Equally, telling a group of people to "get off their arses" is demeaning and abusive. When the speaker's good fortune is built on the promotion of demeaning and derogatory caricatures of that group and it is one of which he has no credible experience, then it is also reprehensible.
The populist logic of Belly and Romany, is not untypical of that which allowed the rise of Pauline Hanson and the repeated election of Howard. Of course 'discrimination' means 'difference', but in this context it means difference which harms or disadvantages. 'Discrimination' here is as readily understood to have negative connotations as 'Quality', when used alone, is generally understood to have positive ones.
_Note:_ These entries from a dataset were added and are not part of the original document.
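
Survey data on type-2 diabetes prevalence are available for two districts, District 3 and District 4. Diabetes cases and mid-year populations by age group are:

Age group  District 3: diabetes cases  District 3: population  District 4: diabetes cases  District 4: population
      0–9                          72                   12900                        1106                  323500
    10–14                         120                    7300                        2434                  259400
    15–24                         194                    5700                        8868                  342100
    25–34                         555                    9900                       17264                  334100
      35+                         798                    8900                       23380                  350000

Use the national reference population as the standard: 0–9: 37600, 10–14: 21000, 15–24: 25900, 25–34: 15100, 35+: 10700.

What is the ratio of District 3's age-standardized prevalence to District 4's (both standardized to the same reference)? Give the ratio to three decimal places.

Age-specific rates per 1000 for District 3: 5.581, 16.438, 34.035, 56.061, 89.663.
For District 4: 3.419, 9.383, 25.922, 51.673, 66.800.
Standard total = 110300; weights = 0.3409, 0.1904, 0.2348, 0.1369, 0.0970.
District 3: 0.3409×5.581 + 0.1904×16.438 + 0.2348×34.035 + 0.1369×56.061 + 0.0970×89.663 = 29.3969 per 1000.
District 4: 0.3409×3.419 + 0.1904×9.383 + 0.2348×25.922 + 0.1369×51.673 + 0.0970×66.800 = 22.5930 per 1000.
Ratio = 29.3969 ÷ 22.5930 = 1.30115.

1.301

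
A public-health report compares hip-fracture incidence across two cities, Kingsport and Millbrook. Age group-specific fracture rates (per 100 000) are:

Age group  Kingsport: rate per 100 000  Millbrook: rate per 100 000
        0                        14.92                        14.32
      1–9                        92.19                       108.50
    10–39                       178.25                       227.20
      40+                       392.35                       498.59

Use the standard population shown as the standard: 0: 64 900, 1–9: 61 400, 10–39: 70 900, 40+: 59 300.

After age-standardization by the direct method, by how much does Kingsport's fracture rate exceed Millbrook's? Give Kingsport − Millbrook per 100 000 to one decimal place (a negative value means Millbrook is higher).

Standard total = 256 500; weights = 0.2530, 0.2394, 0.2764, 0.2312.
Kingsport: 0.2530×14.92 + 0.2394×92.19 + 0.2764×178.25 + 0.2312×392.35 = 165.8209 per 100 000.
Millbrook: 0.2530×14.32 + 0.2394×108.50 + 0.2764×227.20 + 0.2312×498.59 = 207.6652 per 100 000.
Difference = 165.8209 − 207.6652 = -41.8444.

-41.8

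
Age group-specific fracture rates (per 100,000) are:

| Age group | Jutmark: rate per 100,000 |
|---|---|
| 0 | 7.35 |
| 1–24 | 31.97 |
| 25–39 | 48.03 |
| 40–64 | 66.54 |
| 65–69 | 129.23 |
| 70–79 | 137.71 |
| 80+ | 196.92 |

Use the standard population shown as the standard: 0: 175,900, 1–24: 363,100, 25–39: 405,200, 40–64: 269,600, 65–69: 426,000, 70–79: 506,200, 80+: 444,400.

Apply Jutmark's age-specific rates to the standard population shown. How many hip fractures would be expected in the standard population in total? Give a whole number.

2626

Expected hip fractures = Σ (standard pop × age-specific rate ÷ 100,000)
= 175,900×7.35/100,000 + 363,100×31.97/100,000 + 405,200×48.03/100,000 + 269,600×66.54/100,000 + 426,000×129.23/100,000 + 506,200×137.71/100,000 + 444,400×196.92/100,000
= 12.93 + 116.08 + 194.62 + 179.39 + 550.52 + 697.09 + 875.11 = 2625.74.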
Noel Pearson, is as credible an authority about Australian Aboriginal conditions as Rolf Harris is not. His remarks are worthy of note and it is a pity that, if you intended a serious discussion on this issue, you didn't choose to start it there. However, he does speak from a particular ideological position and not a predominant one among his own people.
Improving the lot of the Australian Aborigine will not come about as a result of either/or type solutions - nor will paternalistic, imposed interventions or telling people to 'get off their arse' provide the answer. Aystrakuab Aborigines are *not* equal and 'discrimination' in their favour is as essential as it was to further the lot of women. The weaker will always need the assistance of the stronger if they are to enjoy equal opportunity and equal outcomes. It may be paradoxical but unequal inputs are often necessary to produce equal outputs.